Colfer is still performing: he will appear in the forthcoming Absolutely Fabulous film, based on the British TV series, and will guest star on Julie’s Greenroom, a new Netflix series for preschoolers created by Julie Andrews and her daughter, Emma Walton Hamilton, featuring puppets from the Jim Henson Company, which is scheduled to start airing in 2017. He admits that after Glee he needed a break. “Even people in the industry don’t quite understand how grueling the schedule was. It’s one thing to shoot a new episode of an hour-long TV show every week, but we were in constant rehearsal to learn new songs, new dances, new performances,” Colfer said. “I’m still tired from it.”

It was after he broke out as one of the ensemble show’s stars, however, that Colfer was initially approached about writing. “The whole book deal came about because being on a TV show got some people to think I should write my autobiography,” he said. “I was 19. I didn’t think I was old enough to write my autobiography. But I had had this idea for a series about fairy tales since I was seven so I asked if I could write that instead.” Continuing the series not only has allowed him to exercise his fertile imagination, but occasionally allows him to stay in his pajamas all day. “I love the schedule,” he said.

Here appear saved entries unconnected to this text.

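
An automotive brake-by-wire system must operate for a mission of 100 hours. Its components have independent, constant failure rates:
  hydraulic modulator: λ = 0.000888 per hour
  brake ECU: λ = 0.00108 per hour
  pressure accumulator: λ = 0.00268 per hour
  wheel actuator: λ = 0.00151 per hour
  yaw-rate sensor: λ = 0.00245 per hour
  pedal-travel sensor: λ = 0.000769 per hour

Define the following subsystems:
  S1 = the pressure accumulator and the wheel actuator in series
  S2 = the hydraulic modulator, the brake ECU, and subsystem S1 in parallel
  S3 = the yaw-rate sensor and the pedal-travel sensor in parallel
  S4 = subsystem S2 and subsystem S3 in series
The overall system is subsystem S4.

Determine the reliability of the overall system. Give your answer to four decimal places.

R(hydraulic modulator) = exp(−0.000888 × 100) = 0.915029
R(brake ECU) = exp(−0.00108 × 100) = 0.897628
R(pressure accumulator) = exp(−0.00268 × 100) = 0.764908
R(wheel actuator) = exp(−0.00151 × 100) = 0.859848
R(yaw-rate sensor) = exp(−0.00245 × 100) = 0.782705
R(pedal-travel sensor) = exp(−0.000769 × 100) = 0.925982
Series (pressure accumulator and wheel actuator): 0.764908 × 0.859848 = 0.657705
Parallel (hydraulic modulator, brake ECU, and [0.657705]): 1 − (1 − 0.915029)(1 − 0.897628)(1 − 0.657705) = 0.997022
Parallel (yaw-rate sensor and pedal-travel sensor): 1 − (1 − 0.782705)(1 − 0.925982) = 0.983916
Series ([0.997022] and [0.983916]): 0.997022 × 0.983916 = 0.9810

0.9810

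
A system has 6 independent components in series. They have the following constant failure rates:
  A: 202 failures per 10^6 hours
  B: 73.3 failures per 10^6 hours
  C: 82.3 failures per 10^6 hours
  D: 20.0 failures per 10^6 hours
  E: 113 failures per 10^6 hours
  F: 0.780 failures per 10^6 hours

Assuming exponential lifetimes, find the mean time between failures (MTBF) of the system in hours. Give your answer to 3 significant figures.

Series of exponential components: λ_sys = Σ λ_i
λ_sys = 0.000202 + 0.0000733 + 0.0000823 + 0.0000200 + 0.000113 + 0.000000780 = 4.9138e-04 /h
MTBF = 1 / λ_sys = 2040 h

2040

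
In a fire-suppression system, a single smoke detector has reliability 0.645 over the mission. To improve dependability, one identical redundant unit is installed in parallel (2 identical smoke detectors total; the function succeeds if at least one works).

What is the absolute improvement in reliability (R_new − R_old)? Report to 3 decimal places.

0.229

R_before = 0.645
R_after = 1 − (1 − 0.645)^2 = 0.874
ΔR = 0.874 − 0.645 = 0.229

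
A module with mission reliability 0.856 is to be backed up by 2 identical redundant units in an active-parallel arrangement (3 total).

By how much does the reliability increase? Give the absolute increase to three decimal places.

R_before = 0.856
R_after = 1 − (1 − 0.856)^3 = 0.997
ΔR = 0.997 − 0.856 = 0.141

0.141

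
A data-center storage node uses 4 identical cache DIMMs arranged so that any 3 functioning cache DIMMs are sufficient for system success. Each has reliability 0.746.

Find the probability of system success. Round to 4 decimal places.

R = Σ_{i=3}^{4} C(4,i) p^i (1−p)^{4−i} with p = 0.746
C(4,3)·0.746^3·0.254^1 = 0.421804
C(4,4)·0.746^4·0.254^0 = 0.309710
Sum = 0.7315

0.7315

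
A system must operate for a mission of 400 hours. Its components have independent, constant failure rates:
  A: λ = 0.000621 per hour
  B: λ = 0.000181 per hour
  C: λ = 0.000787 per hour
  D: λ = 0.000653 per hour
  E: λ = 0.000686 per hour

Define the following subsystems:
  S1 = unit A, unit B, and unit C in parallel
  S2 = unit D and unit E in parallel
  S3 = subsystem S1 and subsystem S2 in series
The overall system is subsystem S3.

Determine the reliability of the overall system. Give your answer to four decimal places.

0.9409

R(A) = exp(−0.000621 × 400) = 0.780048
R(B) = exp(−0.000181 × 400) = 0.930159
R(C) = exp(−0.000787 × 400) = 0.729935
R(D) = exp(−0.000653 × 400) = 0.770127
R(E) = exp(−0.000686 × 400) = 0.760028
Parallel (A, B, and C): 1 − (1 − 0.780048)(1 − 0.930159)(1 − 0.729935) = 0.995851
Parallel (D and E): 1 − (1 − 0.770127)(1 − 0.760028) = 0.944837
Series ([0.995851] and [0.944837]): 0.995851 × 0.944837 = 0.9409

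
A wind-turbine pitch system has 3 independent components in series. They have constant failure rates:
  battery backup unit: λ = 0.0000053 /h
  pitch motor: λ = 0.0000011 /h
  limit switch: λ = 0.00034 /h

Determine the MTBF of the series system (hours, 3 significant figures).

Series of exponential components: λ_sys = Σ λ_i
λ_sys = 0.0000053 + 0.0000011 + 0.00034 = 3.4640e-04 /h
MTBF = 1 / λ_sys = 2890 h

2890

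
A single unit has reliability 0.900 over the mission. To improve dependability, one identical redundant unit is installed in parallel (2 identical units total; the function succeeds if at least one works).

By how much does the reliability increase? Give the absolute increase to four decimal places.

R_before = 0.900
R_after = 1 − (1 − 0.900)^2 = 0.9900
ΔR = 0.9900 − 0.900 = 0.0900

0.0900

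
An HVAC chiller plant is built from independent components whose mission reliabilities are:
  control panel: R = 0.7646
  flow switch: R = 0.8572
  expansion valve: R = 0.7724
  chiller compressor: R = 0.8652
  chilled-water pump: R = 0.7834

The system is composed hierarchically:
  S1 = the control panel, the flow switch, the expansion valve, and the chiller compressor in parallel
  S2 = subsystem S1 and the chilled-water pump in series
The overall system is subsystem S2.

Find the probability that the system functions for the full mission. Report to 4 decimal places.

Parallel (control panel, flow switch, expansion valve, and chiller compressor): 1 − (1 − 0.764600)(1 − 0.857200)(1 − 0.772400)(1 − 0.865200) = 0.998969
Series ([0.998969] and chilled-water pump): 0.998969 × 0.783400 = 0.7826

0.7826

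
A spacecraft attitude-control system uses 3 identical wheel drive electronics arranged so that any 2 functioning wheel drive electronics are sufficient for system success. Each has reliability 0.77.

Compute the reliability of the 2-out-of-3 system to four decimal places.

R = Σ_{i=2}^{3} C(3,i) p^i (1−p)^{3−i} with p = 0.77
C(3,2)·0.77^2·0.23^1 = 0.409101
C(3,3)·0.77^3·0.23^0 = 0.456533
Sum = 0.8656

0.8656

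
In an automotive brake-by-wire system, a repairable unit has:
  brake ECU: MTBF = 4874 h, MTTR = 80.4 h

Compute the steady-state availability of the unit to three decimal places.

A(brake ECU) = MTBF/(MTBF+MTTR) = 4874/(4874+80.4) = 0.984

0.984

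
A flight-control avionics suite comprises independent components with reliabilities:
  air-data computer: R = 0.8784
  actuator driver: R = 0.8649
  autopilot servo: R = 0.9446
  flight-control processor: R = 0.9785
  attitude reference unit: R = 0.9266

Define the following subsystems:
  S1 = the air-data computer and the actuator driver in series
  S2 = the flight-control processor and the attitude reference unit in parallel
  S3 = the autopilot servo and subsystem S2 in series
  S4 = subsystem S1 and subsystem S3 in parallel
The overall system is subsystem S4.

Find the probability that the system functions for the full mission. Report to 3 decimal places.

0.986

Series (air-data computer and actuator driver): 0.87840 × 0.86490 = 0.75973
Parallel (flight-control processor and attitude reference unit): 1 − (1 − 0.97850)(1 − 0.92660) = 0.99842
Series (autopilot servo and [0.99842]): 0.94460 × 0.99842 = 0.94311
Parallel ([0.75973] and [0.94311]): 1 − (1 − 0.75973)(1 − 0.94311) = 0.986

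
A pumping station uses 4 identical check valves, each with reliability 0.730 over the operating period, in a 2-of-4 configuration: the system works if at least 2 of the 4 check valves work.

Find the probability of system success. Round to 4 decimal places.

R = Σ_{i=2}^{4} C(4,i) p^i (1−p)^{4−i} with p = 0.730
C(4,2)·0.730^2·0.270^2 = 0.233090
C(4,3)·0.730^3·0.270^1 = 0.420138
C(4,4)·0.730^4·0.270^0 = 0.283982
Sum = 0.9372

0.9372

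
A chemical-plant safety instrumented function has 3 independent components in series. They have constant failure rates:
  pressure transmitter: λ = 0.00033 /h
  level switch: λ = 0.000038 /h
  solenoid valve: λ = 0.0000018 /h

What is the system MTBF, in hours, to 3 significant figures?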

And though, initially, Colfer was opposed to seeing his books turned into films, he’s come around on that topic and is in active talks about adapting Alex and Conner’s story for the big screen. “When the first and second book came out and these conversations about a film started, I mean, readers would be furious if they knew what was being suggested. I had people who wanted to age Alex and Conner up, make them high school age. I had someone suggest, ‘Maybe they’re not brother and sister. Maybe they’re boyfriend and girlfriend?’ I had to try very hard not to roll my eyes or throw up,” Colfer said.

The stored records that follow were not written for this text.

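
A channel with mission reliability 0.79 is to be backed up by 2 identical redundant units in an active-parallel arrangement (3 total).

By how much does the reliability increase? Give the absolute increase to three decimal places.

0.201

R_before = 0.79
R_after = 1 − (1 − 0.79)^3 = 0.991
ΔR = 0.991 − 0.79 = 0.201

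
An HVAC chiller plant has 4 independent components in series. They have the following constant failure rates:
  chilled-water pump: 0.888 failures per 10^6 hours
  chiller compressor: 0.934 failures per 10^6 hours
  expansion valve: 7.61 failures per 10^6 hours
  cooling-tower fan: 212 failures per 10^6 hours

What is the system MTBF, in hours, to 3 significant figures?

Series of exponential components: λ_sys = Σ λ_i
λ_sys = 0.000000888 + 0.000000934 + 0.00000761 + 0.000212 = 2.2143e-04 /h
MTBF = 1 / λ_sys = 4520 h

4520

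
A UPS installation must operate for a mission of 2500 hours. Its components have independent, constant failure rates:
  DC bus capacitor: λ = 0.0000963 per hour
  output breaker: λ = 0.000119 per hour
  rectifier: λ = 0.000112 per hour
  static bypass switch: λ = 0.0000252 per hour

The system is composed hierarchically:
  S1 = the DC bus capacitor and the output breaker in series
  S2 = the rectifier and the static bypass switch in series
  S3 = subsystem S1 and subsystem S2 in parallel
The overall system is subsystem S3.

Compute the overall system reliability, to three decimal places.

0.879

R(DC bus capacitor) = exp(−0.0000963 × 2500) = 0.78604
R(output breaker) = exp(−0.000119 × 2500) = 0.74267
R(rectifier) = exp(−0.000112 × 2500) = 0.75578
R(static bypass switch) = exp(−0.0000252 × 2500) = 0.93894
Series (DC bus capacitor and output breaker): 0.78604 × 0.74267 = 0.58377
Series (rectifier and static bypass switch): 0.75578 × 0.93894 = 0.70963
Parallel ([0.58377] and [0.70963]): 1 − (1 − 0.58377)(1 − 0.70963) = 0.879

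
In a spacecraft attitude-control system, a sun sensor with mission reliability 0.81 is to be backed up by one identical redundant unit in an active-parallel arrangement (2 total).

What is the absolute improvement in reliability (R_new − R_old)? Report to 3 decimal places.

R_before = 0.81
R_after = 1 − (1 − 0.81)^2 = 0.964
ΔR = 0.964 − 0.81 = 0.154

0.154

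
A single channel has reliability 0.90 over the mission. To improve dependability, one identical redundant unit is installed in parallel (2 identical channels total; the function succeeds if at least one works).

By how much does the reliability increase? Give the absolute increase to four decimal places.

0.0900

R_before = 0.90
R_after = 1 − (1 − 0.90)^2 = 0.9900
ΔR = 0.9900 − 0.90 = 0.0900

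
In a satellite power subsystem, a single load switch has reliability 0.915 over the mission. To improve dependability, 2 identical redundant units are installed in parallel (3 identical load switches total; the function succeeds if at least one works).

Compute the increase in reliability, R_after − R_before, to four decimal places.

R_before = 0.915
R_after = 1 − (1 − 0.915)^3 = 0.9994
ΔR = 0.9994 − 0.915 = 0.0844

0.0844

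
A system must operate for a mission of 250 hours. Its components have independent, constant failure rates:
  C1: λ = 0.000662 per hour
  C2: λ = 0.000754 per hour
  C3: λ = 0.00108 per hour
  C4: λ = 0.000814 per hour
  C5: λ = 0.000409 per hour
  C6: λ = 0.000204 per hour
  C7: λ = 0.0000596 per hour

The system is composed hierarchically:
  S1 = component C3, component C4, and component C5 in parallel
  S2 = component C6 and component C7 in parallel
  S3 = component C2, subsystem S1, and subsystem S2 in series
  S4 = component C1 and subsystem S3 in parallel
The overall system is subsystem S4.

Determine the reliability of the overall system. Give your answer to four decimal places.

R(C1) = exp(−0.000662 × 250) = 0.847470
R(C2) = exp(−0.000754 × 250) = 0.828201
R(C3) = exp(−0.00108 × 250) = 0.763379
R(C4) = exp(−0.000814 × 250) = 0.815870
R(C5) = exp(−0.000409 × 250) = 0.902804
R(C6) = exp(−0.000204 × 250) = 0.950279
R(C7) = exp(−0.0000596 × 250) = 0.985210
Parallel (C3, C4, and C5): 1 − (1 − 0.763379)(1 − 0.815870)(1 − 0.902804) = 0.995765
Parallel (C6 and C7): 1 − (1 − 0.950279)(1 − 0.985210) = 0.999265
Series (C2, [0.995765], and [0.999265]): 0.828201 × 0.995765 × 0.999265 = 0.824087
Parallel (C1 and [0.824087]): 1 − (1 − 0.847470)(1 − 0.824087) = 0.9732

0.9732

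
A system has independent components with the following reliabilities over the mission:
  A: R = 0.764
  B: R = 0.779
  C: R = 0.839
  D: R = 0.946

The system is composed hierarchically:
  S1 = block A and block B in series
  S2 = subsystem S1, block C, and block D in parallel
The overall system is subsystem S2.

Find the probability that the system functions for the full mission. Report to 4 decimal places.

Series (A and B): 0.764000 × 0.779000 = 0.595156
Parallel ([0.595156], C, and D): 1 − (1 − 0.595156)(1 − 0.839000)(1 − 0.946000) = 0.9965

0.9965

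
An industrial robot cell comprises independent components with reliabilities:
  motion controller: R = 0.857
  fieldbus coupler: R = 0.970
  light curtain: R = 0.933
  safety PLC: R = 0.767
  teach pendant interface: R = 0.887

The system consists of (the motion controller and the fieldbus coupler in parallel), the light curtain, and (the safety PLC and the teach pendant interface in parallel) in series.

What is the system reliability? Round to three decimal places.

0.905

Parallel (motion controller and fieldbus coupler): 1 − (1 − 0.85700)(1 − 0.97000) = 0.99571
Parallel (safety PLC and teach pendant interface): 1 − (1 − 0.76700)(1 − 0.88700) = 0.97367
Series ([0.99571], light curtain, and [0.97367]): 0.99571 × 0.93300 × 0.97367 = 0.905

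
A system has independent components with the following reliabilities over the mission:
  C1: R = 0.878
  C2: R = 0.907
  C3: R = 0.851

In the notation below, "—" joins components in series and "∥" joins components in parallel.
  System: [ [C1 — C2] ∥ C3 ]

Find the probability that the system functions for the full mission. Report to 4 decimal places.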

He repeatedly said “No, thank you,” allowing the series to build in popularity, which has given him more leverage. Last year’s fourth volume, Beyond the Kingdoms, debuted at #1 on the New York Times bestseller list and stayed on the list for the next 11 weeks. Sales of the previous titles rose significantly, too, suggesting new readers were binge-reading to catch up. Colfer says his patience may pay off.

“Many people thought I was an absolute idiot for just not selling it off to the highest bidder, but these are stories I have been carrying around almost my whole life so the series is important to me,” Colfer said. “I don’t want it to be someone’s interpretation of The Land of Stories. What they say about books made into films is that a great adaptation will immortalize the book but a terrible movie will kill it. I want a great movie because I still have so much planned for future books, maybe even a prequel series. So I want to make sure if it gets done, it is done well.”

Colfer will close out the year with the release of his second YA novel, Stranger Than Fan Fiction, a semi-autobiographical bildungsroman about the lead actor of a hit television show who shocks a quartet of fans when he accepts their invitation to go on a cross-country road trip with them. Little, Brown has scheduled it for a December release.

“It’s not the biography people initially wanted but I do realize that growing up on a TV show is a unique adolescence,” Colfer said. “So this is sort of my fictionalized coming of age story.”